Tui Lyon

Personal information
- Nationality: Australian
- Born: Tallangatta, Australia

Sport
- Country: Australia
- Sport: Roller derby
- Club: WFTDA Victorian Roller Derby League (2008-10) Tiger Bay Brawlers (2010-2012) Victorian Roller Derby League (2012-16) Angel City Derby (2016-present)
- Team: VRDL All Stars (2012-16) Hollywood Scarlets (2016-present)

Achievements and titles
- Regional finals: WFTDA Division 1 Playoffs winner: 2015

= Tui Lyon =

Australian roller derby player

Tui Lyon is an Australian roller derby player.

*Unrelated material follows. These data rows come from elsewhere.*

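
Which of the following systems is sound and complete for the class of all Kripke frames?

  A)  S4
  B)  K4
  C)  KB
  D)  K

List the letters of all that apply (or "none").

(A) S4 is determined by the class of reflexive and transitive frames.
(B) K4 is determined by the class of transitive frames.
(C) KB is determined by the class of symmetric frames.
(D) K is determined by exactly this class.

D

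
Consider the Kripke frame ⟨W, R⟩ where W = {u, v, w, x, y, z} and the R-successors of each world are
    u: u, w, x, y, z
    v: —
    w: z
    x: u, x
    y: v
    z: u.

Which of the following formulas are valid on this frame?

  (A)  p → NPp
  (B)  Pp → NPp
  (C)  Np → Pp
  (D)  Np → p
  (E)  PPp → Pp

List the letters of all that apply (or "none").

R is not reflexive: not v R v.
R is not symmetric: u R w but not w R u.
R is not transitive: u R y and y R v but not u R v.
R is not euclidean: u R w and u R u but not w R u.
R is not serial: v has no R-successor.
(A) p → NPp is axiom B, which corresponds to symmetry. R is not symmetric — not valid.
(B) axiom 5: valid iff R is euclidean. R is not euclidean — not valid.
(C) Np → Pp is axiom D; it is valid on a frame exactly when R is serial. R is not serial, so not valid.
(D) Np → p (axiom T) characterises the reflexive frames. R is not reflexive — not valid.
(E) PPp → Pp (the dual of axiom 4) characterises the transitive frames. R is not transitive — not valid.

none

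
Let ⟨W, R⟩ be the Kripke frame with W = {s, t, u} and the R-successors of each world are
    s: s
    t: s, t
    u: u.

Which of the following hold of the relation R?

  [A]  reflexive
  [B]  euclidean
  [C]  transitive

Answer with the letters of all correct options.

A, C

(A) reflexive: each world relates to itself.
(B) not euclidean: t R s and t R t but not s R t.
(C) transitive: R is closed under composition.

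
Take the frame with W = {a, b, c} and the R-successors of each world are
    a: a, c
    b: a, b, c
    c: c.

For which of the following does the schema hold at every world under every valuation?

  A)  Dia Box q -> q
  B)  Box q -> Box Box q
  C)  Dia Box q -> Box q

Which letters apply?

B

R is not symmetric: a R c but not c R a.
R is transitive: R is closed under composition.
R is not euclidean: a R c and a R a but not c R a.
(A) the dual of axiom B: valid iff R is symmetric. R is not symmetric — not valid.
(B) Box q -> Box Box q is axiom 4, which corresponds to transitivity. R is transitive — valid.
(C) Dia Box q -> Box q is the dual of axiom 5; it is valid on a frame exactly when R is euclidean. R is not euclidean, so not valid.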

Born in Tallangatta in Victoria, Australia, Lyon began skating with the Victorian Roller Derby League in Melbourne in 2008. In 2010, she moved to Cardiff in Wales, where she played for the Tiger Bay Brawlers, then she returned to Victoria in 2012. At the 2014 Roller Derby World Cup, Lyon played for Team Australia. She also became a coach of the Australian men's roller derby team, the Wizards of Aus, and was their bench coach at the 2016 Men's Roller Derby World Cup.

While Victoria played roller derby at the highest level, Lyon found the expense of regularly travelling to the United States to compete to be too high. As a result, in January 2016 she moved to Los Angeles to join the Angel City Derby Girls. She soon became captain of the Angel City Hollywood Scarlets. She again competed for Australia at the 2018 Roller Derby World Cup, at which the team took the silver medal, and Lyon received the Most Valuable Player award.

Lyon specialises in playing as a pivot. Six feet tall, she has described her playing style as trying to embody the concept "stay low, get lower".